I'm trying to use the circular package in R to perform regression of a circular response variable and linear predictor, and I do not understand the coefficient value I'm getting. I've spent considerable time searching in vain for an explanation that I can understand, so I'm hoping somebody here may be able to help.

Here's an example:

library(circular)

# simulate data
x <- 1:100
set.seed(123)
y <- circular(seq(0, pi, pi/99) + rnorm(100, 0, .1))

# fit model
m <- lm.circular(y, x, type="c-l", init=0)

> coef(m)
[1] 0.02234385

I don't understand this coefficient of 0.02 — I would expect the slope of the regression line to be very close to pi/100, as it is in garden variety linear regression:

> coef(lm(y~x))[2]
         x
0.03198437

Does the circular regression coefficient not represent the change in response angle per unit change in the predictor variable? Perhaps the coefficient needs to be transformed via some link function to be interpretable in radians? Or am I thinking about this all wrong? Thanks for any help you can offer.

Best Answer

See the documentation:

help(lm.circular)

"If type=="c-l" or lm.circular.cl is called directly, this function implements the homoscedastic version of the maximum likelihood regression model proposed by Fisher and Lee (1992). The model assumes that a circular response variable theta has a von Mises distribution with concentration parameter kappa, and mean direction related to a vector of linear predictor variables according to the relationship: mu + 2*atan(beta'*x), where mu and beta are unknown parameters, beta being a vector of regression coefficients. The function uses Green's (1984) iteratively reweighted least squares algorithm to perform the maximum likelihood estimation of kappa, mu, and beta. Standard errors of the estimates of kappa, mu, and beta are estimated via large-sample asymptotic variances using the information matrix. An estimated circular standard error of the estimate of mu is then obtained according to Fisher and Lewis (1983, Example 1)."

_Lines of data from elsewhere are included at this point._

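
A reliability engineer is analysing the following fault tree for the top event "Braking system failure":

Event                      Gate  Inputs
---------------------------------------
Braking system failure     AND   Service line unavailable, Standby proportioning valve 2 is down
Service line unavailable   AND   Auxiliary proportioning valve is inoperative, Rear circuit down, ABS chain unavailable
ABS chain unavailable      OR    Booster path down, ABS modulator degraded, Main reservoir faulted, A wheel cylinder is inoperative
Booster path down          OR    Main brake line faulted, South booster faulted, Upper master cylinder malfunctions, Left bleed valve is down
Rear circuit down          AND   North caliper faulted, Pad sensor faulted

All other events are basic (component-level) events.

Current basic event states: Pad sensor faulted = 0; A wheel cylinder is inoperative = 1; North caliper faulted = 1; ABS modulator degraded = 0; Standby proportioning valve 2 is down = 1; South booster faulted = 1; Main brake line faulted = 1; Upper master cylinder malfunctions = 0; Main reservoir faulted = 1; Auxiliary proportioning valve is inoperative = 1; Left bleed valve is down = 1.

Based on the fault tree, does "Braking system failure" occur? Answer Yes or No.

No

Rear circuit down [AND]: North caliper faulted=occurs, Pad sensor faulted=not → not all inputs occur → does not occur.
Booster path down [OR]: Main brake line faulted=occurs, South booster faulted=occurs, Upper master cylinder malfunctions=not, Left bleed valve is down=occurs → at least one input occurs → occurs.
ABS chain unavailable [OR]: Booster path down=occurs, ABS modulator degraded=not, Main reservoir faulted=occurs, A wheel cylinder is inoperative=occurs → at least one input occurs → occurs.
Service line unavailable [AND]: Auxiliary proportioning valve is inoperative=occurs, Rear circuit down=not, ABS chain unavailable=occurs → not all inputs occur → does not occur.
Braking system failure [AND]: Service line unavailable=not, Standby proportioning valve 2 is down=occurs → not all inputs occur → does not occur.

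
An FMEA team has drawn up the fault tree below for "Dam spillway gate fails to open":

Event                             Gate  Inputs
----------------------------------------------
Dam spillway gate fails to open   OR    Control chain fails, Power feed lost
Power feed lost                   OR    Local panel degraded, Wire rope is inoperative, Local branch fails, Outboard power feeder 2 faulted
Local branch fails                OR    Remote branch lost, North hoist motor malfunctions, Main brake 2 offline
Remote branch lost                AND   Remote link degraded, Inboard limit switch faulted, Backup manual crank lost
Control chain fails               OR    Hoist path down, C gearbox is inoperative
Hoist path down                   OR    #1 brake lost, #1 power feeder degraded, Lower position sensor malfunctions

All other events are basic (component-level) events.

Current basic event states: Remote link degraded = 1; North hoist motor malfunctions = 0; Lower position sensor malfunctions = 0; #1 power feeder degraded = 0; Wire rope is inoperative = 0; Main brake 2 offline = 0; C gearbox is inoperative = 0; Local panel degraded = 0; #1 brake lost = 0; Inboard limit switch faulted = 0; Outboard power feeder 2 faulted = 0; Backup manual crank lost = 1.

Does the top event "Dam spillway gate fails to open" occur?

Hoist path down [OR]: #1 brake lost=not, #1 power feeder degraded=not, Lower position sensor malfunctions=not → no input occurs → does not occur.
Control chain fails [OR]: Hoist path down=not, C gearbox is inoperative=not → no input occurs → does not occur.
Remote branch lost [AND]: Remote link degraded=occurs, Inboard limit switch faulted=not, Backup manual crank lost=occurs → not all inputs occur → does not occur.
Local branch fails [OR]: Remote branch lost=not, North hoist motor malfunctions=not, Main brake 2 offline=not → no input occurs → does not occur.
Power feed lost [OR]: Local panel degraded=not, Wire rope is inoperative=not, Local branch fails=not, Outboard power feeder 2 faulted=not → no input occurs → does not occur.
Dam spillway gate fails to open [OR]: Control chain fails=not, Power feed lost=not → no input occurs → does not occur.

No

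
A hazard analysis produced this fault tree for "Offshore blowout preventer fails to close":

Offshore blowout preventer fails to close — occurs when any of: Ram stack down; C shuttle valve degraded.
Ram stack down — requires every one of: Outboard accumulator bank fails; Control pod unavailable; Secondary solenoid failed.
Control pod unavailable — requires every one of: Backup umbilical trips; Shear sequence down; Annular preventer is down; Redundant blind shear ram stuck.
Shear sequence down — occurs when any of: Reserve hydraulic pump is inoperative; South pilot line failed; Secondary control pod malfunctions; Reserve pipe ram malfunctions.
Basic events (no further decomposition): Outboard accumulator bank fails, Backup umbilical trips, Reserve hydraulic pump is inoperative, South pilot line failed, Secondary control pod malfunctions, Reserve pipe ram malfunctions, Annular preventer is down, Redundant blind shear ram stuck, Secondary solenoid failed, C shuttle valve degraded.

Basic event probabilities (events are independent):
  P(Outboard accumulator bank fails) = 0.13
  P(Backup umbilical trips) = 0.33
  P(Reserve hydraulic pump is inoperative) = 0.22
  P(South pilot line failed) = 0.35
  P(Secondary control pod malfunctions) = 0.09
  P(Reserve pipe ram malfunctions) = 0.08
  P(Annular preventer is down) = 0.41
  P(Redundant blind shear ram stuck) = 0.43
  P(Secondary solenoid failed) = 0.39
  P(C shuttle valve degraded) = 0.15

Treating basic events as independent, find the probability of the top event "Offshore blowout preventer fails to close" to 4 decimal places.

0.1514

P(Shear sequence down) [OR] = 1 − (1−0.22) × (1−0.35) × (1−0.09) × (1−0.08) = 0.575540
P(Control pod unavailable) [AND] = 0.33 × 0.575540 × 0.41 × 0.43 = 0.033484
P(Ram stack down) [AND] = 0.13 × 0.033484 × 0.39 = 0.001698
P(Offshore blowout preventer fails to close) [OR] = 1 − (1−0.001698) × (1−0.15) = 0.151443
Rounded to 4 decimal places: P(Offshore blowout preventer fails to close) ≈ 0.1514.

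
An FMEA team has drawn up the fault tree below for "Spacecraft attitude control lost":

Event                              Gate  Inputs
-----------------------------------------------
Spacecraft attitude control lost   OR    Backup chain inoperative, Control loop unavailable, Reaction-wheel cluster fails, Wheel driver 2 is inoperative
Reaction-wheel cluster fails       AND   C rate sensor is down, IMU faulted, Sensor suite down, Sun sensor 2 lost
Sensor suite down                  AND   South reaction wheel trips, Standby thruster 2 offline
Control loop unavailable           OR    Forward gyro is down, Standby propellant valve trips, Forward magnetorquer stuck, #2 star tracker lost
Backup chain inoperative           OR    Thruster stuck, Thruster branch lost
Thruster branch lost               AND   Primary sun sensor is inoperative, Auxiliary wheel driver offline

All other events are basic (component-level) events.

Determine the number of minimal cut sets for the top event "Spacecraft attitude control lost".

8

Thruster branch lost [AND]: one cut set from each child combined → 1 × 1 = 1 cut set(s).
Backup chain inoperative [OR]: union of children's cut sets → 2 cut set(s).
Control loop unavailable [OR]: union of children's cut sets → 4 cut set(s).
Sensor suite down [AND]: one cut set from each child combined → 1 × 1 = 1 cut set(s).
Reaction-wheel cluster fails [AND]: one cut set from each child combined → 1 × 1 × 1 × 1 = 1 cut set(s).
Spacecraft attitude control lost [OR]: union of children's cut sets → 8 cut set(s).
Minimal cut sets: {Thruster stuck}; {Auxiliary wheel driver offline, Primary sun sensor is inoperative}; {Forward gyro is down}; {Standby propellant valve trips}; {Forward magnetorquer stuck}; {#2 star tracker lost}; {C rate sensor is down, IMU faulted, South reaction wheel trips, Standby thruster 2 offline, Sun sensor 2 lost}; {Wheel driver 2 is inoperative}.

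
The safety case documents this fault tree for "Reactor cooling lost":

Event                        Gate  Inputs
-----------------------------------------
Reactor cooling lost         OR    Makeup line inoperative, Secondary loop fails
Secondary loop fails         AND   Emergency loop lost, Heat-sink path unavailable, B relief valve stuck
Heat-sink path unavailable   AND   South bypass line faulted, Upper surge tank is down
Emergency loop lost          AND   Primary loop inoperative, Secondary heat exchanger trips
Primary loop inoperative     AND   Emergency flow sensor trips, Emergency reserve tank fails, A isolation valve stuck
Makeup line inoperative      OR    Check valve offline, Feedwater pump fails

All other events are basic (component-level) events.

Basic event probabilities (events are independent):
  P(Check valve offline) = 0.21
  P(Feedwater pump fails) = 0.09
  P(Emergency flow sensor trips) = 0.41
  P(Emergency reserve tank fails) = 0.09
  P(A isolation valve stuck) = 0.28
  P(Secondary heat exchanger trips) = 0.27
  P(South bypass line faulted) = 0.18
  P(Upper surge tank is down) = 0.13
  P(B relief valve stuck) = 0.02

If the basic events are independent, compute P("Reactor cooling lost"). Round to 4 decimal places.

P(Makeup line inoperative) [OR] = 1 − (1−0.21) × (1−0.09) = 0.281100
P(Primary loop inoperative) [AND] = 0.41 × 0.09 × 0.28 = 0.010332
P(Emergency loop lost) [AND] = 0.010332 × 0.27 = 0.002790
P(Heat-sink path unavailable) [AND] = 0.18 × 0.13 = 0.023400
P(Secondary loop fails) [AND] = 0.002790 × 0.023400 × 0.02 = 0.000001
P(Reactor cooling lost) [OR] = 1 − (1−0.281100) × (1−0.000001) = 0.281101
Rounded to 4 decimal places: P(Reactor cooling lost) ≈ 0.2811.

0.2811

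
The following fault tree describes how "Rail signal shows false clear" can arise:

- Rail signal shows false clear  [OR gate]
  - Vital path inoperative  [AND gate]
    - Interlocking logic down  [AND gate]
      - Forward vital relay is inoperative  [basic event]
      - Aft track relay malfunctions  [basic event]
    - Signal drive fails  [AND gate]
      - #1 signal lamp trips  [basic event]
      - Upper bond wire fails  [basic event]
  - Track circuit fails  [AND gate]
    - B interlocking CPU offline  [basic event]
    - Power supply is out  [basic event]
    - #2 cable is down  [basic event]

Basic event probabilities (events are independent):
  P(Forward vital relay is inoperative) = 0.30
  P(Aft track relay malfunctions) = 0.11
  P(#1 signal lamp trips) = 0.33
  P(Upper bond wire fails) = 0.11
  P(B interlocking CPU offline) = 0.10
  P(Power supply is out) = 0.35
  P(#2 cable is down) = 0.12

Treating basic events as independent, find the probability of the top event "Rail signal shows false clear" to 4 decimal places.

P(Interlocking logic down) [AND] = 0.30 × 0.11 = 0.033000
P(Signal drive fails) [AND] = 0.33 × 0.11 = 0.036300
P(Vital path inoperative) [AND] = 0.033000 × 0.036300 = 0.001198
P(Track circuit fails) [AND] = 0.10 × 0.35 × 0.12 = 0.004200
P(Rail signal shows false clear) [OR] = 1 − (1−0.001198) × (1−0.004200) = 0.005393
Rounded to 4 decimal places: P(Rail signal shows false clear) ≈ 0.0054.

0.0054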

Thus you should compare with a different model

> nls(y~a+2*atan(b*x),start=c(a=0.06337,b=0.022344),data=list(x=x,y=y))
Nonlinear regression model
  model: y ~ a + 2 * atan(b * x)
   data: list(x = x, y = y)
      a       b 
0.07112 0.02231 
 residual sum-of-squares: 12.36

Number of iterations to convergence: 12 
Achieved convergence tolerance: 5.838e-06

this 'nls' function does not use the same underlying distributions for the residual terms but does provide similar coefficients.


Clearly you made your posted problem very simplified in order to make it easier to be understood.

Could you add your real case? (to spice up the question)